„Randomly found photo albums are always able to touch, but one can always research the stories, they tell.“
(Diedrich Diedrichsen „ Über Pop-Musik“)
The composer today has lost the romantic state of an inventor long ago: every artistic material is loaded with a content of meaning and the attempts to find a new sound leading to nothing but tautology. Music composed today shows very often that capturing the old as the new is the actual impetus of the artistic work; a tendency found equally in academic music as in pop music.
In many of my latest pieces, the compositional proces startet with the creation of a network of associations; I am searching for contextual examples, allusions, associations to a certain subject, be it a given instrumentation, genre or a term. The compositional process is being shifted away from the score paper to a surface of associational research.

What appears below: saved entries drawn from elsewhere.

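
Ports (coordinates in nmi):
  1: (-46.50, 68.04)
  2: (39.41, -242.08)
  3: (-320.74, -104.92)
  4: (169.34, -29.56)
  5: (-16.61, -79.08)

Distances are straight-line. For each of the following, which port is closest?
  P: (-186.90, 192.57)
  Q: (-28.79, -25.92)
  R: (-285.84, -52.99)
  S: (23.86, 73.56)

P→1; Q→5; R→3; S→1

P at (-186.90, 192.57):
  1: √((140.40)² + (-124.53)²) = √(19712.1600 + 15507.7209) = 187.67 nmi
  2: √((226.31)² + (-434.65)²) = √(51216.2161 + 188920.6225) = 490.04 nmi
  3: √((-133.84)² + (-297.49)²) = √(17913.1456 + 88500.3001) = 326.21 nmi
  4: √((356.24)² + (-222.13)²) = √(126906.9376 + 49341.7369) = 419.82 nmi
  5: √((170.29)² + (-271.65)²) = √(28998.6841 + 73793.7225) = 320.61 nmi
  → nearest: 1 (187.67 nmi)
Q at (-28.79, -25.92):
  1: √((-17.71)² + (93.96)²) = √(313.6441 + 8828.4816) = 95.61 nmi
  2: √((68.20)² + (-216.16)²) = √(4651.2400 + 46725.1456) = 226.66 nmi
  3: √((-291.95)² + (-79.00)²) = √(85234.8025 + 6241.0000) = 302.45 nmi
  4: √((198.13)² + (-3.64)²) = √(39255.4969 + 13.2496) = 198.16 nmi
  5: √((12.18)² + (-53.16)²) = √(148.3524 + 2825.9856) = 54.54 nmi
  → nearest: 5 (54.54 nmi)
R at (-285.84, -52.99):
  1: √((239.34)² + (121.03)²) = √(57283.6356 + 14648.2609) = 268.20 nmi
  2: √((325.25)² + (-189.09)²) = √(105787.5625 + 35755.0281) = 376.22 nmi
  3: √((-34.90)² + (-51.93)²) = √(1218.0100 + 2696.7249) = 62.57 nmi
  4: √((455.18)² + (23.43)²) = √(207188.8324 + 548.9649) = 455.78 nmi
  5: √((269.23)² + (-26.09)²) = √(72484.7929 + 680.6881) = 270.49 nmi
  → nearest: 3 (62.57 nmi)
S at (23.86, 73.56):
  1: √((-70.36)² + (-5.52)²) = √(4950.5296 + 30.4704) = 70.58 nmi
  2: √((15.55)² + (-315.64)²) = √(241.8025 + 99628.6096) = 316.02 nmi
  3: √((-344.60)² + (-178.48)²) = √(118749.1600 + 31855.1104) = 388.08 nmi
  4: √((145.48)² + (-103.12)²) = √(21164.4304 + 10633.7344) = 178.32 nmi
  5: √((-40.47)² + (-152.64)²) = √(1637.8209 + 23298.9696) = 157.91 nmi
  → nearest: 1 (70.58 nmi)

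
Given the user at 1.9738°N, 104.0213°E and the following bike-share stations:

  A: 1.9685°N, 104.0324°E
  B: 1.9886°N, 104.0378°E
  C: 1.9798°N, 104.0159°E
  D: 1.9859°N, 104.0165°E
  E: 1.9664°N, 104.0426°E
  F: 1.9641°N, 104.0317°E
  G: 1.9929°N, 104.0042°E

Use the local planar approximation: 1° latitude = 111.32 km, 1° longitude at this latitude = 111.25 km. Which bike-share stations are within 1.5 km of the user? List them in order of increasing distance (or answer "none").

Distances from 1.9738°N, 104.0213°E:
A: √((-0.0053·111.32)² + (0.0111·111.25)²) = √(0.348095 + 1.524916) = 1.3686 km
B: √((0.0148·111.32)² + (0.0165·111.25)²) = √(2.714375 + 3.369519) = 2.4666 km
C: √((0.0060·111.32)² + (-0.0054·111.25)²) = √(0.446117 + 0.360901) = 0.8983 km
D: √((0.0121·111.32)² + (-0.0048·111.25)²) = √(1.814334 + 0.285156) = 1.4490 km
E: √((-0.0074·111.32)² + (0.0213·111.25)²) = √(0.678594 + 5.615123) = 2.5087 km
F: √((-0.0097·111.32)² + (0.0104·111.25)²) = √(1.165977 + 1.338649) = 1.5826 km
G: √((0.0191·111.32)² + (-0.0171·111.25)²) = √(4.520777 + 3.619031) = 2.8530 km
Threshold 1.5 km: C (0.8983 km), A (1.3686 km), D (1.4490 km) are within range.

C, A, D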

In this piece I start from the solo instruments that couldn't be more different but also from the players/ musicians themselves.

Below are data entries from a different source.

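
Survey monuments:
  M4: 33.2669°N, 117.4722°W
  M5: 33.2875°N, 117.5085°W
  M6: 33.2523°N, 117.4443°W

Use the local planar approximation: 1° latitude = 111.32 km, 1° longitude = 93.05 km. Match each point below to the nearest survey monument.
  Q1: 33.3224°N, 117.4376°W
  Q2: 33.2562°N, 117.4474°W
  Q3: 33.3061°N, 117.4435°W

Q1→M4; Q2→M6; Q3→M4

Q1 at 33.3224°N, 117.4376°W:
  M4: 6.9668 km
  M5: 7.6562 km
  M6: 7.8284 km
  → nearest: M4 (6.9668 km)
Q2 at 33.2562°N, 117.4474°W:
  M4: 2.5969 km
  M5: 6.6681 km
  M6: 0.5212 km
  → nearest: M6 (0.5212 km)
Q3 at 33.3061°N, 117.4435°W:
  M4: 5.1161 km
  M5: 6.3928 km
  M6: 5.9895 km
  → nearest: M4 (5.1161 km)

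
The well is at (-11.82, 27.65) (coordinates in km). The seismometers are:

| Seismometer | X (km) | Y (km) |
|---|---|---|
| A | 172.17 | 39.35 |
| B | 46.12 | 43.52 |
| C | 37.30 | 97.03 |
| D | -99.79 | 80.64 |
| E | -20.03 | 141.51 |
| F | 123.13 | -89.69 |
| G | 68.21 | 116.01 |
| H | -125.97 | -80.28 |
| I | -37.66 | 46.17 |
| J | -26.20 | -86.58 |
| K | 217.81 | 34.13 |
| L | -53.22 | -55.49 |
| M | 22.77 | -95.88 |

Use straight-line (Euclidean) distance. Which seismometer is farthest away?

Distances from (-11.82, 27.65):
A: √((183.99)² + (11.70)²) = √(33852.3201 + 136.8900) = 184.36 km
B: √((57.94)² + (15.87)²) = √(3357.0436 + 251.8569) = 60.07 km
C: √((49.12)² + (69.38)²) = √(2412.7744 + 4813.5844) = 85.01 km
D: √((-87.97)² + (52.99)²) = √(7738.7209 + 2807.9401) = 102.70 km
E: √((-8.21)² + (113.86)²) = √(67.4041 + 12964.0996) = 114.16 km
F: √((134.95)² + (-117.34)²) = √(18211.5025 + 13768.6756) = 178.83 km
G: √((80.03)² + (88.36)²) = √(6404.8009 + 7807.4896) = 119.22 km
H: √((-114.15)² + (-107.93)²) = √(13030.2225 + 11648.8849) = 157.10 km
I: √((-25.84)² + (18.52)²) = √(667.7056 + 342.9904) = 31.79 km
J: √((-14.38)² + (-114.23)²) = √(206.7844 + 13048.4929) = 115.13 km
K: √((229.63)² + (6.48)²) = √(52729.9369 + 41.9904) = 229.72 km
L: √((-41.40)² + (-83.14)²) = √(1713.9600 + 6912.2596) = 92.88 km
M: √((34.59)² + (-123.53)²) = √(1196.4681 + 15259.6609) = 128.28 km
Maximum: K at 229.72 km.

K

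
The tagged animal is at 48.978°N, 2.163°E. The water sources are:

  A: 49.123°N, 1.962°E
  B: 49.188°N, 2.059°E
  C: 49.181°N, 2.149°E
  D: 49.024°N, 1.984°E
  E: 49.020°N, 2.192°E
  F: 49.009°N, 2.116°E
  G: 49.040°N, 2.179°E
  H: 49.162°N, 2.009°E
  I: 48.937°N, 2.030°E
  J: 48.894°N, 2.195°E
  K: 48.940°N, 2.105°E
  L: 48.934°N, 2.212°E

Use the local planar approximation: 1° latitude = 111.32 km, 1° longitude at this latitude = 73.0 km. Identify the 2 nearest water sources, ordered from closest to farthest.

F, E

Distances from 48.978°N, 2.163°E:
A: √((0.145·111.32)² + (-0.201·73.0)²) = √(260.54479 + 215.29693) = 21.814 km
B: √((0.210·111.32)² + (-0.104·73.0)²) = √(546.49348 + 57.63846) = 24.579 km
C: √((0.203·111.32)² + (-0.014·73.0)²) = √(510.66780 + 1.04448) = 22.621 km
D: √((0.046·111.32)² + (-0.179·73.0)²) = √(26.22177 + 170.74649) = 14.035 km
E: √((0.042·111.32)² + (0.029·73.0)²) = √(21.85974 + 4.48169) = 5.132 km
F: √((0.031·111.32)² + (-0.047·73.0)²) = √(11.90885 + 11.77176) = 4.866 km
G: √((0.062·111.32)² + (0.016·73.0)²) = √(47.63540 + 1.36422) = 7.000 km
H: √((0.184·111.32)² + (-0.154·73.0)²) = √(419.54837 + 126.38256) = 23.365 km
I: √((-0.041·111.32)² + (-0.133·73.0)²) = √(20.83119 + 94.26468) = 10.728 km
J: √((-0.084·111.32)² + (0.032·73.0)²) = √(87.43896 + 5.45690) = 9.638 km
K: √((-0.038·111.32)² + (-0.058·73.0)²) = √(17.89425 + 17.92676) = 5.985 km
L: √((-0.044·111.32)² + (0.049·73.0)²) = √(23.99119 + 12.79493) = 6.065 km
Sorted: F (4.866 km) < E (5.132 km) < K (5.985 km) < L (6.065 km) < …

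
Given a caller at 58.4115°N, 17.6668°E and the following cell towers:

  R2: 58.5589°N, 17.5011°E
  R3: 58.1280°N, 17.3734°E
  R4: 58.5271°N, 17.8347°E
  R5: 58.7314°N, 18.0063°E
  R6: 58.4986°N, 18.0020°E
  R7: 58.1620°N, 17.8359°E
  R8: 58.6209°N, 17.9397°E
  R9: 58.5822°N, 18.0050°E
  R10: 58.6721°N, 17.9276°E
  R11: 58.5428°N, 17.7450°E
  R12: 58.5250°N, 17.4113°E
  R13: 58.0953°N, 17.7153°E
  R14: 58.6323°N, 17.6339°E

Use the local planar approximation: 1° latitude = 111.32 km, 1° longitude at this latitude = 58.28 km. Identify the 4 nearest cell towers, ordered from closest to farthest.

R11, R4, R2, R12

Distances from 58.4115°N, 17.6668°E:
R2: 19.0394 km
R3: 35.8939 km
R4: 16.1664 km
R5: 40.7388 km
R6: 21.8093 km
R7: 29.4710 km
R8: 28.2194 km
R9: 27.3785 km
R10: 32.7506 km
R11: 15.3104 km
R12: 19.5286 km
R13: 35.3127 km
R14: 24.6541 km
Sorted: R11 (15.3104 km) < R4 (16.1664 km) < R2 (19.0394 km) < R12 (19.5286 km) < R6 (21.8093 km) < R14 (24.6541 km) < …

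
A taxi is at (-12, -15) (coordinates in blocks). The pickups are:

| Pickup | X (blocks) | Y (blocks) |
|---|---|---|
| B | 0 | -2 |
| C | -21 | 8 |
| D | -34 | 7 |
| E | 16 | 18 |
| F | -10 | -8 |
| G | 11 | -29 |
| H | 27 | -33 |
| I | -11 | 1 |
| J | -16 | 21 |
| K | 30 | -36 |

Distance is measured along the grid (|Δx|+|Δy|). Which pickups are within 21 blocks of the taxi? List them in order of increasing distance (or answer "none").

Distances from (-12, -15):
B: 25 blocks
C: 32 blocks
D: 44 blocks
E: 61 blocks
F: 9 blocks
G: 37 blocks
H: 57 blocks
I: 17 blocks
J: 40 blocks
K: 63 blocks
Threshold 21 blocks: F (9 blocks), I (17 blocks) are within range.

F, I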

The analog synthesizer EMS VCS 3, the first portable synthesizer in history (1969) and the flute that was already in use in prehistoric times. But it is not only the age of the instruments that makes them so different but also the kind of sound production (electronic/acoustic), the genre of their typical use ((prog-)rock music/classical music)), but also the whole spectrum of associations and clichés that is bound to each intrument and each interpreter.

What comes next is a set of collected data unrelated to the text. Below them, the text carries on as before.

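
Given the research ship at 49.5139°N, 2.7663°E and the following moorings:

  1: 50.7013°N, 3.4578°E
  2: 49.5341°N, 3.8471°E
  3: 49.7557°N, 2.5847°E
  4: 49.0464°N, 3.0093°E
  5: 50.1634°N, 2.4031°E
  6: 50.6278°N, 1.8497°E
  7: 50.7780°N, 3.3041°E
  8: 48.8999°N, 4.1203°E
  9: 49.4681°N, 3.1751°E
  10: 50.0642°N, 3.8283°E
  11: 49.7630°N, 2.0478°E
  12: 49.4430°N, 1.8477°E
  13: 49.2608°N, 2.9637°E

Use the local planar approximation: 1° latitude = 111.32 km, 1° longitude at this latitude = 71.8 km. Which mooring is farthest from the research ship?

7

Distances from 49.5139°N, 2.7663°E:
1: 141.1985 km
2: 77.6340 km
3: 29.9090 km
4: 54.8889 km
5: 76.8614 km
6: 140.3818 km
7: 145.9214 km
8: 118.8401 km
9: 29.7914 km
10: 97.8111 km
11: 58.5687 km
12: 66.4260 km
13: 31.5392 km
Maximum: 7 at 145.9214 km.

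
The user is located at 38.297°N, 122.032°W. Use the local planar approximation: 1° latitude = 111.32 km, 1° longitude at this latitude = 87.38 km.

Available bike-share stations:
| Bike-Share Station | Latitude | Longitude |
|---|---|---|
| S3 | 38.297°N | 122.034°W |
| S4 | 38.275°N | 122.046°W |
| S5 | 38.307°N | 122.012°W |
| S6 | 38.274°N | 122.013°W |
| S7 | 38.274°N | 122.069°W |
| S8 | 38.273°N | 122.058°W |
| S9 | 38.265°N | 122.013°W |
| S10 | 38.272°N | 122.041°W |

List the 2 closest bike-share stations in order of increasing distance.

S3, S5

Distances from 38.297°N, 122.032°W:
S3: 0.175 km
S4: 2.738 km
S5: 2.072 km
S6: 3.052 km
S7: 4.124 km
S8: 3.507 km
S9: 3.930 km
S10: 2.892 km
Sorted: S3 (0.175 km) < S5 (2.072 km) < S4 (2.738 km) < S10 (2.892 km) < …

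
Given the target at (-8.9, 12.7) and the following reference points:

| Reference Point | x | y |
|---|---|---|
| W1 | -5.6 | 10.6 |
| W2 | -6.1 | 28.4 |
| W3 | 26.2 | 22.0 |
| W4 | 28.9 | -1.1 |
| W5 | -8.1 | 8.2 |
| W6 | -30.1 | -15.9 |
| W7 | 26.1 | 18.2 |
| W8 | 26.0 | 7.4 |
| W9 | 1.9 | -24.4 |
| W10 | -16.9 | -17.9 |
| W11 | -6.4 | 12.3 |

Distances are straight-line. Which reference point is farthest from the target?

W4

Distances from (-8.9, 12.7):
W1: √((3.3)² + (-2.1)²) = √(10.890 + 4.410) = 3.9
W2: √((2.8)² + (15.7)²) = √(7.840 + 246.490) = 15.9
W3: √((35.1)² + (9.3)²) = √(1232.010 + 86.490) = 36.3
W4: √((37.8)² + (-13.8)²) = √(1428.840 + 190.440) = 40.2
W5: √((0.8)² + (-4.5)²) = √(0.640 + 20.250) = 4.6
W6: √((-21.2)² + (-28.6)²) = √(449.440 + 817.960) = 35.6
W7: √((35.0)² + (5.5)²) = √(1225.000 + 30.250) = 35.4
W8: √((34.9)² + (-5.3)²) = √(1218.010 + 28.090) = 35.3
W9: √((10.8)² + (-37.1)²) = √(116.640 + 1376.410) = 38.6
W10: √((-8.0)² + (-30.6)²) = √(64.000 + 936.360) = 31.6
W11: √((2.5)² + (-0.4)²) = √(6.250 + 0.160) = 2.5
Maximum: W4 at 40.2.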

A synthesizer player nerd, who prefers to act out his great musical fantasies alone in his studio, stuffed with countless devices and switches; and the flute virtuoso that personifies something elegant, sophisticated, elitist just by her posture.
A classical musician whose career begins with instrumental lessons or with a wonderful talent that is discovered by a caring teacher at school and a rock musician whose career begins with the fascination for the song, heard through his older brother's door and the performance of air guitar or imaginary microphone in front of the mirror. But are these attributes, associated to the synth or flute myth also found in my soloists?
From one side, my piece is an expedition through the history of both instruments; a kind of archaeological trace that will hopefully bring new artifacts to light. But there are more than just nostalgic reasons (though certainly present), that move me to juxtapose the sound of an almost 50 year old synthesizer with the sound of a flute, but also an attempt to discover the synthesizer as an equal voice, to remusicalise his unique palette of sound beyond simple retro/vintage clichés.
At the same time, the piece zooms into the live of both soloists whose musical socialisation is rooted in different places.
Especially we look into the habitats of both protagonists: Living room, practice room, favourite bar, favourite walks. They are intimate projections of their daily live, which will hopefully reveal something of each of them: A discreet look at their thoughts, wishes, dreams, disappointments.